Nigeria's neighbors band together to fight Boko Haram

Cameroon, Chad and Niger have launched a regional bid to combat the Boko Haram Islamists, as their attacks spread beyond Nigeria and concern mounts over the Nigerians' failure to regain control.

The three neighbours have opted for a joint military response to the cross-border threat from Boko Haram fighters and have made veiled criticisms of Nigeria, whose armed forces appear no match for the Islamist group that emerged in 2009.

Brutal raids, massacres, suicide bomb attacks and kidnappings by Boko Haram have claimed at least 13,000 lives and driven an estimated 1.5 million people from their homes, mainly in arid northeast Nigeria. Officially, all four states, whose borders converge in remote territory at Lake Chad, formed a military alliance that was due to take shape last November to battle Boko Haram. But building a combined Lake Chad force seems to have dropped off the agenda. Cameroon in particular has been critical of what it sees as the Nigerian authorities' passivity in the face of Boko Haram.

'Boko Haram's deadliest act
The move comes after the Islamists seized Baga town on the Nigerian shore of Lake Chad early this month in an offensive that "could be Boko Haram's deadliest act", according to Daniel Eyre, Nigeria researcher for Amnesty International.

Eyre said as many as 2,000 civilians may have been massacred, but Nigeria's army objected to the "sensational" claims and said that the death toll in Baga was about 150.

The Islamists detained "over 500 women and hundreds of children" in a school, one woman who escaped the area told AFP, adding that she had seen "decomposing bodies scattered all over".

US Secretary of State John Kerry joined rights monitors in blaming Boko Haram for "a crime against humanity" on the basis of evidence from the towns in northern Nigeria.
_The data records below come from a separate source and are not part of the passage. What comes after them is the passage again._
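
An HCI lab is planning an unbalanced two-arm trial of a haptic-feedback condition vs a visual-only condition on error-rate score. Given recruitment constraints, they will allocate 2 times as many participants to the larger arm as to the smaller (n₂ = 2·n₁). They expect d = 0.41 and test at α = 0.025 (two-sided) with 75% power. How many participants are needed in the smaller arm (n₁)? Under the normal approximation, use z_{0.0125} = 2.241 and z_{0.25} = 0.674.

With allocation ratio k = n₂/n₁ = 2, Var(x̄₁−x̄₂) = σ²(1/n₁ + 1/(k·n₁)) = σ²·(k+1)/(k·n₁).
So n₁ = (1 + 1/k)·((z_{α/2} + z_β)/d)² = 1.500 × (2.915/0.41)².
n₁ = 1.500 × 50.55 = 75.8.
Round up: n₁ = 76, giving n₂ = 2 × 76 = 152.

n₁ = 76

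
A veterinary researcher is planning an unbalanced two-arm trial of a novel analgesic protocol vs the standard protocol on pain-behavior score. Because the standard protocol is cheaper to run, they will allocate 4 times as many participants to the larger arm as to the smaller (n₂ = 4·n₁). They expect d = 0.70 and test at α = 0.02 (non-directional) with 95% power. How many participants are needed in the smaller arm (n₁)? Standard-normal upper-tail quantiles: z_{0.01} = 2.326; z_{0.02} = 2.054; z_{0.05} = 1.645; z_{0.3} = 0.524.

n₁ = 41

With allocation ratio k = n₂/n₁ = 4, Var(x̄₁−x̄₂) = σ²(1/n₁ + 1/(k·n₁)) = σ²·(k+1)/(k·n₁).
So n₁ = (1 + 1/k)·((z_{α/2} + z_β)/d)² = 1.250 × (3.971/0.70)².
n₁ = 1.250 × 32.18 = 40.2.
Round up: n₁ = 41, giving n₂ = 4 × 41 = 164.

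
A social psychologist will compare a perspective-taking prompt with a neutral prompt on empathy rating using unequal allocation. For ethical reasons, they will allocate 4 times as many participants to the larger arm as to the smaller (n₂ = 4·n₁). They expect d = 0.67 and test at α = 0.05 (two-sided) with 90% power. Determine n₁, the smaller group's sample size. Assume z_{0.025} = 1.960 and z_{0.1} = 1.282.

With allocation ratio k = n₂/n₁ = 4, Var(x̄₁−x̄₂) = σ²(1/n₁ + 1/(k·n₁)) = σ²·(k+1)/(k·n₁).
So n₁ = (1 + 1/k)·((z_{α/2} + z_β)/d)² = 1.250 × (3.242/0.67)².
n₁ = 1.250 × 23.41 = 29.3.
Round up: n₁ = 30, giving n₂ = 4 × 30 = 120.

n₁ = 30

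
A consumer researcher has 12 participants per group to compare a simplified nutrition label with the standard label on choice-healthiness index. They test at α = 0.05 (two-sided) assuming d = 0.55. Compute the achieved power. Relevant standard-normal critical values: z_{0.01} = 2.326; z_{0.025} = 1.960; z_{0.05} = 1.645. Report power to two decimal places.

For two equal groups, power = Φ(d·√(n/2) − z_{α/2}).
d·√(n/2) = 0.55 × √(12/2) = 0.55 × 2.449 = 1.347.
z_β = 1.347 − 1.960 = -0.613.
Power = Φ(-0.613) = 0.270.

power ≈ 0.27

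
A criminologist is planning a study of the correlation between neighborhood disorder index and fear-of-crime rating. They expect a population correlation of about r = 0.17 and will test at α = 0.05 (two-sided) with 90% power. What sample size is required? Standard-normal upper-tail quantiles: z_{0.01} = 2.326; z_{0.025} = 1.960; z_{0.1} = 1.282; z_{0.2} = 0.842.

n = 360

Fisher's z: C = ½·ln((1+r)/(1−r)) = ½·ln(1.4096) = 0.1717.
n = ((z_{α/2} + z_β)/C)² + 3.
(1.960 + 1.282) / 0.1717 = 3.242 / 0.1717 = 18.882.
n = 18.882² + 3 = 356.52 + 3 = 359.5.
Round up.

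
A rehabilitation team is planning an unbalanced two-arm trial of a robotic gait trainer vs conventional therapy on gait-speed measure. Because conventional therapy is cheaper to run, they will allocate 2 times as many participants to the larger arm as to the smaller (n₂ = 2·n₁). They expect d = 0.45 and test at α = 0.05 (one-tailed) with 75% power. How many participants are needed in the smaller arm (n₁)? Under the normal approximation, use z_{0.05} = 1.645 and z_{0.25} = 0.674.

With allocation ratio k = n₂/n₁ = 2, Var(x̄₁−x̄₂) = σ²(1/n₁ + 1/(k·n₁)) = σ²·(k+1)/(k·n₁).
So n₁ = (1 + 1/k)·((z_{α} + z_β)/d)² = 1.500 × (2.319/0.45)².
n₁ = 1.500 × 26.56 = 39.8.
Round up: n₁ = 40, giving n₂ = 2 × 40 = 80.

n₁ = 40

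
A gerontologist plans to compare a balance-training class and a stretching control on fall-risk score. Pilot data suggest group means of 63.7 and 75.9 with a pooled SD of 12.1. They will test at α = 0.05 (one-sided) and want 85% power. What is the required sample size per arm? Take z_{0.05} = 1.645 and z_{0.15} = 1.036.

n = 15 per group

Cohen's d = |M₁ − M₂| / SD_pooled = |63.7 − 75.9| / 12.1 = 12.2 / 12.1 = 1.008.
For two independent groups with equal n: n = 2·((z_{α} + z_β) / d)².
z_{α} + z_β = 1.645 + 1.036 = 2.681.
n = 2 × (2.681 / 1.008)² = 2 × 2.660² = 2 × 7.07 = 14.1.
Round up to the next whole participant.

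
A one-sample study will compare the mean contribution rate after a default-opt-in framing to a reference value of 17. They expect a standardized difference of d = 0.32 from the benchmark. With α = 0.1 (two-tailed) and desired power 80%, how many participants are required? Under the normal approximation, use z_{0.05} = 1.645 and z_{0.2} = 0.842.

n = 61

For a one-sample test: n = ((z_{α/2} + z_β) / d)².
z_{α/2} + z_β = 1.645 + 0.842 = 2.487.
n = (2.487 / 0.32)² = 7.772² = 60.40.
Round up.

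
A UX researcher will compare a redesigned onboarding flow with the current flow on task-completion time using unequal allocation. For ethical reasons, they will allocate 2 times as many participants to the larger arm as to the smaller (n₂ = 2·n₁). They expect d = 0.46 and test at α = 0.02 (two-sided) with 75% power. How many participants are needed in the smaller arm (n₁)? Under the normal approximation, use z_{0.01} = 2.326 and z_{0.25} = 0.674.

With allocation ratio k = n₂/n₁ = 2, Var(x̄₁−x̄₂) = σ²(1/n₁ + 1/(k·n₁)) = σ²·(k+1)/(k·n₁).
So n₁ = (1 + 1/k)·((z_{α/2} + z_β)/d)² = 1.500 × (3.000/0.46)².
n₁ = 1.500 × 42.53 = 63.8.
Round up: n₁ = 64, giving n₂ = 2 × 64 = 128.

n₁ = 64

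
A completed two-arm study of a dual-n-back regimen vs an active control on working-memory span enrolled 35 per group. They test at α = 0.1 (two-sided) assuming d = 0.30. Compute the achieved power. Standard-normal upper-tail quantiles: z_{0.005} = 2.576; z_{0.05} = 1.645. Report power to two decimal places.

For two equal groups, power = Φ(d·√(n/2) − z_{α/2}).
d·√(n/2) = 0.30 × √(35/2) = 0.30 × 4.183 = 1.255.
z_β = 1.255 − 1.645 = -0.390.
Power = Φ(-0.390) = 0.348.

power ≈ 0.35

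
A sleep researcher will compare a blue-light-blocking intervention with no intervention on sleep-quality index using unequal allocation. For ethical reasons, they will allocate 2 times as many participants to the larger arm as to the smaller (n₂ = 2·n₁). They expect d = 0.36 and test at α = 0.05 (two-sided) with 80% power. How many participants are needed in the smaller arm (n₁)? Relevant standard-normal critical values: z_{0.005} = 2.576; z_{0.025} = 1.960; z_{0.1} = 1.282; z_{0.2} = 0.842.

n₁ = 91

With allocation ratio k = n₂/n₁ = 2, Var(x̄₁−x̄₂) = σ²(1/n₁ + 1/(k·n₁)) = σ²·(k+1)/(k·n₁).
So n₁ = (1 + 1/k)·((z_{α/2} + z_β)/d)² = 1.500 × (2.802/0.36)².
n₁ = 1.500 × 60.58 = 90.9.
Round up: n₁ = 91, giving n₂ = 2 × 91 = 182.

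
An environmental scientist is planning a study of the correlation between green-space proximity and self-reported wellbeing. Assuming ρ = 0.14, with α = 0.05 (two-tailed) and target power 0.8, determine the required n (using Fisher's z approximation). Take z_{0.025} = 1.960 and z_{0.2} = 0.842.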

Nigeria's army had planned to use the isolated settlement of Baga as one of its key bases to work with a regional force.

However, the other countries are opposed to any major deployment inside a bastion of Boko Haram, which is against Western education and wants to establish an Islamist caliphate.

"The most worrying situation for us today is Nigeria, it's the situation of Boko Haram," Niger's Defence Minister Karidjo Mahamadou said after the fall of Baga.

"Since November, we have no longer been at that post (Baga). We explained to the Nigerians that we could not stay since we did not wish to put the lives of our soldiers in danger," Mahamadou said.

'Kick out the evil forces
Like Niger, Cameroon was strongly opposed to the Baga deployment option and will not send any troops into Nigeria on a permanent basis, security sources said after officials said the army killed 143 Boko Haram fighters who had attacked a military base in the northern town of Kolofata.

President Paul Biya favours the exchange of intelligence reports to enable coordinated operations, but believes each nation should act on its own territory around Lake Chad, the security sources said.

Cameroon has for months complained about the Nigerian army's lack of fight and mass desertions in the face of the Islamists.

"Nigerian soldiers abandon their weapons when they desert their positions," a Cameroonian military officer said early this week. "Those are the weapons with which we are attacked."

For Chad, its battle-hardened army will step in to help "in the courageous and determined response of (Cameroon's) armed force against the criminal and terrorist acts of Boko Haram," the government stated Wednesday after President Idriss Deby received Cameroon's defence minister.